Her research focuses on the chronology of geologic systems that record the climate evolution and sea level history of the Arctic over the past 3.5 million years and on documenting the global context of ancient environmental change across the Bering Land Bridge, that area of the western Arctic from Alaska and the Yukon into northeastern Russia and adjacent marginal seas.
Robert DeConto, professor of climatology, department of geosciences, is one of the world’s leading experts on polar climates, ice sheets and sea-level rise. He is the winner of the 2016 Tinker-Muse Prize for Science and Policy in Antarctica. The recognition comes for his outstanding work on past and future Antarctic climate and for research integrating geological data with modeling to reveal likely consequences for future sea level rise from ice sheet melt.

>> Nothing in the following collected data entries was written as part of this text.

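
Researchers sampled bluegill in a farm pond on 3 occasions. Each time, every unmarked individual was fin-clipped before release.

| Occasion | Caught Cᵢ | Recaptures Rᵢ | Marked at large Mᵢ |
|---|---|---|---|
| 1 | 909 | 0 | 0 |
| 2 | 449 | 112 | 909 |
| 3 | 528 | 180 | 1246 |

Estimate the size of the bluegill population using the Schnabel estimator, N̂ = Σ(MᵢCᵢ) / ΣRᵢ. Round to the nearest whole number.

Σ MᵢCᵢ = 0·909 + 909·449 + 1246·528 = 0 + 408141 + 657888 = 1066029
Σ Rᵢ = 0 + 112 + 180 = 292
N̂ = 1066029 / 292 ≈ 3650.8 → 3651

N ≈ 3651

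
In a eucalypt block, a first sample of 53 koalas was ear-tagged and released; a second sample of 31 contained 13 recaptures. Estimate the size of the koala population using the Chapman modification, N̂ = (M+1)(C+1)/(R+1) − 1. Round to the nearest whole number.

N ≈ 122

N̂ = (53+1)(31+1)/(13+1) − 1 = 54·32/14 − 1
= 1728/14 − 1 ≈ 123.4 − 1 ≈ 122.4 → 122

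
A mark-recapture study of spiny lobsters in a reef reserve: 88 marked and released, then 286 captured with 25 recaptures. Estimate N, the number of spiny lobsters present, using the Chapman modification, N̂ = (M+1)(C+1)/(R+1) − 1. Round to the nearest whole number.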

The prize includes a $100,000 award and is given to “an individual in the fields of Antarctic science and/or policy who has demonstrated potential for sustained and significant contributions that will enhance the understanding and/or preservation of Antarctica.”
DeConto and co-author David Pollard’s March 2016 paper in Nature, “Contribution of Antarctica to past and future sea-level rise,” was named the most featured climate change paper in the media last year as reported by Carbonbrief.org. The research paper was featured in 386 news stories and was covered by outlets such as the BBC, Guardian, Huffington Post, New York Times, Washington Post, and The New Yorker.
Massachusetts state Rep. Solomon Goldstein-Rose, Third Hampshire District, will be presented with the libraries’ 2017 Sustainability Hero Award. Golstein-Rose took over the seat vacated by retired state Rep. Ellen Story. One of the youngest state legislators in the country, he is an advocate for system change, particularly on education and clean energy, and a resource for constituent service, internship opportunities and political activism.
The first-place winner of the Undergraduate Sustainability Research Award will also be honored. This annual scholarship promotes in-depth understanding of sustainability topics, research strategies and the use of library resources.